Ce sont autant de contraintes qui appellent une intervention urgente afin d’améliorer la situation de la forêt marocaine et de préserver ses multiples fonctions. Concrètement, la nouvelle stratégie s’assigne trois ambitions majeures à l’horizon 2030 :
– Rattraper 30 années de dégradation en récupérant 133.000 ha de forêts ;
– Créer plus de 27.500 emplois directs supplémentaires ;
– et enfin générer près 5 milliards de Dh de valeur annuelle par les filières productives et écotouristiques au lieu de 2 milliards de DH actuellement.
En termes de réalisations, la stratégie “Forêts du Maroc 2020-2030” vise à réinventer et à structurer l’approche participative et à assurer la réconciliation des marocains avec leur espace forestier. Cette approche tend à faire de la population usagère le premier partenaire dans la gestion forestière pour changer sa perception vis-à-vis de la forêt et marquer ainsi une rupture avec le passé.
Elle permettra d’asseoir une gouvernance locale basée sur des structures de terrains dédiées sous la forme d’Organismes de Développement Forestier (ODF) qui regrouperont toutes les structures actuelles d’usagers et constitueront une interface avec la Commune et l’Administration des eaux et forêts. Cinq ODF sont actuellement en cours de constitution au niveau de 5 communes forestières pilotes.
L’approche permettra aussi la création d’un nouveau corps d’animateurs territoriaux appelés à jouer un rôle de médiation entre ces ODF et l’Administration des eaux et forêts. A l’heure actuelle, 21 animateurs suivent des formations théoriques et pratiques au niveau des 5 communes pilotes.
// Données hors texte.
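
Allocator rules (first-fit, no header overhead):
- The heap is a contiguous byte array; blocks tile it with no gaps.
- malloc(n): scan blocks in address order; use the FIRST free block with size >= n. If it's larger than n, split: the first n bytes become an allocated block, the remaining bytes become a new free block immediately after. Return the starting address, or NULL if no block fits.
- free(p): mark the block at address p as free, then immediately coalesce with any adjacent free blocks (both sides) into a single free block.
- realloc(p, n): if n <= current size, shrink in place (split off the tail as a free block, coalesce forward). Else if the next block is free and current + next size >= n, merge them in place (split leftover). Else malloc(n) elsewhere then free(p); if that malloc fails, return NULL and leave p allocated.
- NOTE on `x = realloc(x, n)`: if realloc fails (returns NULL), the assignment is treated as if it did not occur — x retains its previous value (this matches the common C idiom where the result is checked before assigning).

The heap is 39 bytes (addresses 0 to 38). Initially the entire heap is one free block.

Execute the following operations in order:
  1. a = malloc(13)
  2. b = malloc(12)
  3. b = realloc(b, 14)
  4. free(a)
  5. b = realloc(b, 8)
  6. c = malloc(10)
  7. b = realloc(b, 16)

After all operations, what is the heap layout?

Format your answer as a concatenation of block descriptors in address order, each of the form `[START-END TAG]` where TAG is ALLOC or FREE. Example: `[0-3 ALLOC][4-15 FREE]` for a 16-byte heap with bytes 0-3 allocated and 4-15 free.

Answer: [0-9 ALLOC][10-12 FREE][13-28 ALLOC][29-38 FREE]

Derivation:
Op 1: a = malloc(13) -> a = 0; heap: [0-12 ALLOC][13-38 FREE]
Op 2: b = malloc(12) -> b = 13; heap: [0-12 ALLOC][13-24 ALLOC][25-38 FREE]
Op 3: b = realloc(b, 14) -> b = 13; heap: [0-12 ALLOC][13-26 ALLOC][27-38 FREE]
Op 4: free(a) -> (freed a); heap: [0-12 FREE][13-26 ALLOC][27-38 FREE]
Op 5: b = realloc(b, 8) -> b = 13; heap: [0-12 FREE][13-20 ALLOC][21-38 FREE]
Op 6: c = malloc(10) -> c = 0; heap: [0-9 ALLOC][10-12 FREE][13-20 ALLOC][21-38 FREE]
Op 7: b = realloc(b, 16) -> b = 13; heap: [0-9 ALLOC][10-12 FREE][13-28 ALLOC][29-38 FREE]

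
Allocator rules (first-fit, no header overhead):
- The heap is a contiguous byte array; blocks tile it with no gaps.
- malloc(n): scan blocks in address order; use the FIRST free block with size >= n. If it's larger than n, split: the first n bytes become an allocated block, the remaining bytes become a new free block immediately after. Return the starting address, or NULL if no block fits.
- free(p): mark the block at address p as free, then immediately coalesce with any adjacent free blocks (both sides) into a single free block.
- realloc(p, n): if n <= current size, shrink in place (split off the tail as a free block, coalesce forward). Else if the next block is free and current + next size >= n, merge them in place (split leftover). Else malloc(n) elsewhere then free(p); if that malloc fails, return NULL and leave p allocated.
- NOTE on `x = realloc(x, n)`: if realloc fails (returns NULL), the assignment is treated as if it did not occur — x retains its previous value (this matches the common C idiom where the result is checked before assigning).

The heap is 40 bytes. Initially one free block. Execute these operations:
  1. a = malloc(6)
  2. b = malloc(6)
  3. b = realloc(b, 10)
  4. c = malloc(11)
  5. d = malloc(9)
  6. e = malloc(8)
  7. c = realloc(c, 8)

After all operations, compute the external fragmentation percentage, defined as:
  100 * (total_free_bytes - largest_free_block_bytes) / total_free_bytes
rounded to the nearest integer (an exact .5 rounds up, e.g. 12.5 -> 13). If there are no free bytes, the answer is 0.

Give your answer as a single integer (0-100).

Answer: 43

Derivation:
Op 1: a = malloc(6) -> a = 0; heap: [0-5 ALLOC][6-39 FREE]
Op 2: b = malloc(6) -> b = 6; heap: [0-5 ALLOC][6-11 ALLOC][12-39 FREE]
Op 3: b = realloc(b, 10) -> b = 6; heap: [0-5 ALLOC][6-15 ALLOC][16-39 FREE]
Op 4: c = malloc(11) -> c = 16; heap: [0-5 ALLOC][6-15 ALLOC][16-26 ALLOC][27-39 FREE]
Op 5: d = malloc(9) -> d = 27; heap: [0-5 ALLOC][6-15 ALLOC][16-26 ALLOC][27-35 ALLOC][36-39 FREE]
Op 6: e = malloc(8) -> e = NULL; heap: [0-5 ALLOC][6-15 ALLOC][16-26 ALLOC][27-35 ALLOC][36-39 FREE]
Op 7: c = realloc(c, 8) -> c = 16; heap: [0-5 ALLOC][6-15 ALLOC][16-23 ALLOC][24-26 FREE][27-35 ALLOC][36-39 FREE]
Free blocks: [3 4] total_free=7 largest=4 -> 100*(7-4)/7 = 300/7 ≈ 42.857 -> rounds to 43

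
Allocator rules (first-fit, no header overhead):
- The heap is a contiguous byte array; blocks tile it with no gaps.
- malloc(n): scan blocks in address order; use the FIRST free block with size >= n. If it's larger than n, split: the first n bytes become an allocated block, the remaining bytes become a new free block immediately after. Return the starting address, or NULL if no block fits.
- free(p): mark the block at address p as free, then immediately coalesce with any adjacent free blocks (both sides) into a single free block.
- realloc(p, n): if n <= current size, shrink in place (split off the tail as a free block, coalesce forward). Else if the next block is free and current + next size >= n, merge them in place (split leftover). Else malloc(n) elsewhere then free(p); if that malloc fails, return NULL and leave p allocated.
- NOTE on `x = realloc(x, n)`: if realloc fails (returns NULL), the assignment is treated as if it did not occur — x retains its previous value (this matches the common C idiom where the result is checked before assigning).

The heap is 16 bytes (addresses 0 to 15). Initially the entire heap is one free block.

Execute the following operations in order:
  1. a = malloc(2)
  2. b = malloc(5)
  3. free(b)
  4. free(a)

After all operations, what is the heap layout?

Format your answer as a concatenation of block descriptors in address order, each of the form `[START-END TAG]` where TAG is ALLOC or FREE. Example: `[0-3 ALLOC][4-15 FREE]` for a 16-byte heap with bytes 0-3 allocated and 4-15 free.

Op 1: a = malloc(2) -> a = 0; heap: [0-1 ALLOC][2-15 FREE]
Op 2: b = malloc(5) -> b = 2; heap: [0-1 ALLOC][2-6 ALLOC][7-15 FREE]
Op 3: free(b) -> (freed b); heap: [0-1 ALLOC][2-15 FREE]
Op 4: free(a) -> (freed a); heap: [0-15 FREE]

Answer: [0-15 FREE]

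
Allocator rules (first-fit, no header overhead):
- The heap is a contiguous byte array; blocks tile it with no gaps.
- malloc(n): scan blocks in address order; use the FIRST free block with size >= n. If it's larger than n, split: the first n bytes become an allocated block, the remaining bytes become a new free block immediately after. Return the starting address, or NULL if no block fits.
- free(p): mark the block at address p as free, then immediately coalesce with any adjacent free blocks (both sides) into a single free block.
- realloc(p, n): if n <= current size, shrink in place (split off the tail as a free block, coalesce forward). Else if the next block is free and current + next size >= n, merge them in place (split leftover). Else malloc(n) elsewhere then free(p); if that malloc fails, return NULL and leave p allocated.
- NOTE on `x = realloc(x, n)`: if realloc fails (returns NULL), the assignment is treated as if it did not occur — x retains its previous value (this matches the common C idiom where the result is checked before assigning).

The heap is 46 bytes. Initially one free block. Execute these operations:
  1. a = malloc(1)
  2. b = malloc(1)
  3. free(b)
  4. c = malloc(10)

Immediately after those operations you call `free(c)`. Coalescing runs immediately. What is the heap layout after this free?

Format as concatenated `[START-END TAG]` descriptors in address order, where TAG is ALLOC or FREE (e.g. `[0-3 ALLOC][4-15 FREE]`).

Op 1: a = malloc(1) -> a = 0; heap: [0-0 ALLOC][1-45 FREE]
Op 2: b = malloc(1) -> b = 1; heap: [0-0 ALLOC][1-1 ALLOC][2-45 FREE]
Op 3: free(b) -> (freed b); heap: [0-0 ALLOC][1-45 FREE]
Op 4: c = malloc(10) -> c = 1; heap: [0-0 ALLOC][1-10 ALLOC][11-45 FREE]
free(c): c = 1 -> block [1-10 ALLOC]; mark free, coalesce with adjacent free neighbors -> [0-0 ALLOC][1-45 FREE]

Answer: [0-0 ALLOC][1-45 FREE]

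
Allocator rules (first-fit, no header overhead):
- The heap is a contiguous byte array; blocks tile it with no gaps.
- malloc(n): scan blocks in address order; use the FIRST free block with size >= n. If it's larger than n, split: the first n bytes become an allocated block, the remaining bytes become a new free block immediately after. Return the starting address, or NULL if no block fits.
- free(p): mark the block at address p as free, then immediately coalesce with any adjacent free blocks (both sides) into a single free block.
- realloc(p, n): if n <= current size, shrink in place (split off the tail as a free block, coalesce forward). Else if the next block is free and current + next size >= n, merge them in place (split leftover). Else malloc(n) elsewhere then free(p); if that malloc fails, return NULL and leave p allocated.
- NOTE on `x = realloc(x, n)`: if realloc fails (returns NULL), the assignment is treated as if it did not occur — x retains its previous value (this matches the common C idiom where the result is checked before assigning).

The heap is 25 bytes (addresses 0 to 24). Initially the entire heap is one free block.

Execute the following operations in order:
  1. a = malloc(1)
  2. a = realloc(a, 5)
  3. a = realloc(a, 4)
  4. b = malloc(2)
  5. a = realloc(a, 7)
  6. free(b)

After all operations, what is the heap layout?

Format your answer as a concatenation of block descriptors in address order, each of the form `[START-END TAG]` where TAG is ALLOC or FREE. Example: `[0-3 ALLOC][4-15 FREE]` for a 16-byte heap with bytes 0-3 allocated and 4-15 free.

Op 1: a = malloc(1) -> a = 0; heap: [0-0 ALLOC][1-24 FREE]
Op 2: a = realloc(a, 5) -> a = 0; heap: [0-4 ALLOC][5-24 FREE]
Op 3: a = realloc(a, 4) -> a = 0; heap: [0-3 ALLOC][4-24 FREE]
Op 4: b = malloc(2) -> b = 4; heap: [0-3 ALLOC][4-5 ALLOC][6-24 FREE]
Op 5: a = realloc(a, 7) -> a = 6; heap: [0-3 FREE][4-5 ALLOC][6-12 ALLOC][13-24 FREE]
Op 6: free(b) -> (freed b); heap: [0-5 FREE][6-12 ALLOC][13-24 FREE]

Answer: [0-5 FREE][6-12 ALLOC][13-24 FREE]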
Et enfin elle permettra de contractualiser la protection participative des reboisements avec ces organismes à travers une incitation de mise en défense revalorisée à 1.000 dh/ha/an au lieu des 250 dh /ha/an en cours actuellement.
A travers cette stratégie, il est question de différencier et de développer les différents espaces forestiers selon leur vocation. Il s’agira de valoriser le réseau des 10 Parcs nationaux et d’amorcer la filière écotouristique pour atteindre 1 million d’ éco-touristes en 2030.
Pour ce qui est du réseau des 10 parcs nationaux, ils seront reclassés selon une approche plus concrète leur permettant de bénéficier de modes de gestion spécifiques pour maximiser l’efficacité en termes de valorisation et de préservation des ressources forestières. Chaque Parc sera doté de deux principales zones : la 1ère dite «cœur du parc» sera dédiée à la préservation et la conservation et la seconde “zone d’adhésion” comprendra des installations d’accueil et des activités touristiques. Il est à signaler que le Parc national d’Ifrane constitue le pilote où cette approche est amorcée.
En adéquation avec la thématique de la Journée internationale des forêts, à savoir la restauration des forêts, la stratégie “Forêt du Maroc” vise la reconstitution des espaces forestiers pour rattraper l’équivalent de 30 ans de dégradation du couvert forestier et en récupérant une superficie de plus de 133.000 hectares.
Dans ce cadre, il est prévu un programme de plantations forestières au niveau des douze régions du Royaume, sur une superficie de 600.000 ha, à raison de 50.000 hectares par an au début du programme pour atteindre les 100.000 hectares par an à l’horizon 2030.
Plusieurs actions spécifiques accompagneront ce programme, notamment l’internalisation, la professionnalisation et la sécurisation des activités du domaine semence et pépinières, spécialement pour les espèces autochtones (Chêne-liège, cèdre, thuya, arganier et chêne vert…). Ces actions permettront d’une part de disposer d’une pépinière publique moderne, au niveau de la forêt de la Mâamora, selon les standards internationaux pour en faire un modèle à l’échelle continentale et d’autre part, la mise en place près de 54 pépinières d’espèces forestières qui pourraient progressivement être confiées au secteur privé.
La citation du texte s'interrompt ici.